I am only now recognising the scale of this mostly imperceptible luggage. I am beginning to see how memories, in their pure, unfiltered, inarticulable form, are never singular, even when they disguise themselves as such. In order to recall, for instance, a specific flavour that I'm seeking to recreate in the kitchen, I find my mind inadvertently conjuring a stream of corollary memories, until I find myself lost in a labyrinth, as if suddenly interlaced within all the petticoats of the onion I am peeling and dicing. So wound up are they, so incapable of being segmented from each other.
Strangely, it is while cooking that I experience my emotions in their rawest, most unprocessed form. The rest of my day is typically spent in intellectually engaging activity—reading, writing, thinking—or in manual chores that facilitate the treatment of thought.
That there could be a loftiness to fear is a revelation that overwhelmed me earlier that afternoon when I placed into the oven the spring form bearing the pastry I kneaded onto which I poured the pre-custard-ly mixture of whipped cream and eggs into whose still liquid depths I positioned, ad-hoc, spears of white asparagus that I'd first steamed, then tossed in butter and rosemary and that he then braised, with my permission, in bacon fat. I gasped as I saw the yellowy liquid entrails oozing along the outer circumference of the spring form. Would the center hold? I had rubbed egg yolk along the surface of the pastry floor to fortify it against the impending flood? Why, then, did it ooze out? Had I left enough room for the custard to puff or would it spill over? Would it cook in time for lunch, considering, upon his request, I'd doubled the quantity, put in to bake in one form the equivalent of two quiches?
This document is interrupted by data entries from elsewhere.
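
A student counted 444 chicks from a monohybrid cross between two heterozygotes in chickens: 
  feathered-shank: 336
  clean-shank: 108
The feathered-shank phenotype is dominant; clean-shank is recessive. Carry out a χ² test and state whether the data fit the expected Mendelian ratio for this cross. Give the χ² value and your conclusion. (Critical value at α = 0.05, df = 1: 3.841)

0.108; consistent

For a monohybrid cross between heterozygotes with complete dominance, the expected phenotypic ratio is 3:1.
Expected counts for N = 444 under a 3:1 ratio (total parts = 4):
  feathered-shank: 444 × 3/4 = 333
  clean-shank: 444 × 1/4 = 111
χ² = Σ (O − E)² / E
  feathered-shank: (336 − 333)² / 333 = 0.0270
  clean-shank: (108 − 111)² / 111 = 0.0811
χ² = 0.0270 + 0.0811 = 0.1081 ≈ 0.108
Degrees of freedom = 2 − 1 = 1; critical value at α = 0.05 is 3.841.
Since 0.108 < 3.841, we fail to reject the null hypothesis — the data are consistent with the 3:1 ratio.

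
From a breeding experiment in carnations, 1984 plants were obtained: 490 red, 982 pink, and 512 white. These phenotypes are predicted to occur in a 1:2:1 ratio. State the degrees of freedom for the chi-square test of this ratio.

2

A goodness-of-fit test with 3 phenotype classes has df = 3 − 1 = 2.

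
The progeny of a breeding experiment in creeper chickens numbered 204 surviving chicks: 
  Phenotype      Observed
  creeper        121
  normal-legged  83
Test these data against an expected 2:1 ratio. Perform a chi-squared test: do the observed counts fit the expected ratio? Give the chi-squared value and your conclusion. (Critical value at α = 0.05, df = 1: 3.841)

Expected counts for N = 204 under a 2:1 ratio (total parts = 3):
  creeper: 204 × 2/3 = 136
  normal-legged: 204 × 1/3 = 68
χ² = Σ (O − E)² / E
  creeper: (121 − 136)² / 136 = 1.6544
  normal-legged: (83 − 68)² / 68 = 3.3088
χ² = 1.6544 + 3.3088 = 4.9632 ≈ 4.963
Degrees of freedom = 2 − 1 = 1; critical value at α = 0.05 is 3.841.
Since 4.963 > 3.841, we reject the null hypothesis — the data do not fit the 2:1 ratio.

4.963; not consistent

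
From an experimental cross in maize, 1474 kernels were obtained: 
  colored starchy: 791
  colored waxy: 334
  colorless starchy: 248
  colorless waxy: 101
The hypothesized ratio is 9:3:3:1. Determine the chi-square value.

17.536

Under the 9:3:3:1 hypothesis (Σ ratio = 16, N = 1474):
  colored starchy: 1474 × 9/16 = 829.125
  colored waxy: 1474 × 3/16 = 276.375
  colorless starchy: 1474 × 3/16 = 276.375
  colorless waxy: 1474 × 1/16 = 92.125
χ² = Σ (O − E)² / E
  colored starchy: (791 − 829.125)² / 829.125 = 1.7531
  colored waxy: (334 − 276.375)² / 276.375 = 12.0150
  colorless starchy: (248 − 276.375)² / 276.375 = 2.9132
  colorless waxy: (101 − 92.125)² / 92.125 = 0.8550
χ² = 1.7531 + 12.0150 + 2.9132 + 0.8550 = 17.5363 ≈ 17.536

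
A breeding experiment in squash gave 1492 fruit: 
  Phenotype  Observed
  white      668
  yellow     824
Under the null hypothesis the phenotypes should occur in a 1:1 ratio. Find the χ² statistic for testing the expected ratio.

16.311

Total ratio parts = 2. Expected numbers out of 1492:
  white: 1492 × 1/2 = 746
  yellow: 1492 × 1/2 = 746
χ² = Σ (O − E)² / E
  white: (668 − 746)² / 746 = 8.1555
  yellow: (824 − 746)² / 746 = 8.1555
χ² = 8.1555 + 8.1555 = 16.311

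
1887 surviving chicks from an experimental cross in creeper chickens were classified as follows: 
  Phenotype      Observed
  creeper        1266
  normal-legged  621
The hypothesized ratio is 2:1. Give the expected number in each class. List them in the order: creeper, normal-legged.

1258, 629

Expected counts for N = 1887 under a 2:1 ratio (total parts = 3):
  creeper: 1887 × 2/3 = 1258
  normal-legged: 1887 × 1/3 = 629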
I discovered, later that afternoon, that within the domain of the kitchen I have subconsciously evolved strategies to compensate for my self-doubt. Should the quiche backfire, I devised an alternative: couscous with beetroot. You have to really be mentally invested in order to get couscous to backfire. The odds of failure are extremely slim if you follow the most basic instructions: adding it into hot water with some oil and salt. I used the same water I'd used to steam the white asparagus, infusing the couscous with flavour. After it readied itself, I added beetroot and chopped parsley, a serving of fried bacon, olive oil, red wine vinegar, pepper, salt, coarsely pounded hazelnuts and pine nuts and sectioned bits of the blood orange we'd bought to use in my marinade for the chicken I was to roast later in the evening.
In any kitchen I'm in, I've found that fear is inevitably followed by relief, though relief seems a mediocre word. There aren't too many emotional equivalents for the almost ecstatic sense of satisfaction you derive when you lift a quiche out of a spring form and find that it hasn't collapsed, isn't half-baked, is whole in a way you never imagined yourself capable of facilitating. Or when you tuck into your mouth a forkful of couscous only to find that the orange you squeezed in on a whim, like a dressing, has contributed to the mixture an earthy sweet-sourness; a citric note that, though subtle, works much like a major or minor key in which a symphony is composed; it holds all its constituting elements together, delivering a finesse you hadn't conceived.
You are humbled by the co-mingling of this, that, and the other; ingredients that sit alongside each other simply because you are not in the safety of the kitchen of your residence where you know exactly what is available and at your disposal. I'm convinced that for me, home is indeed where the hearth is.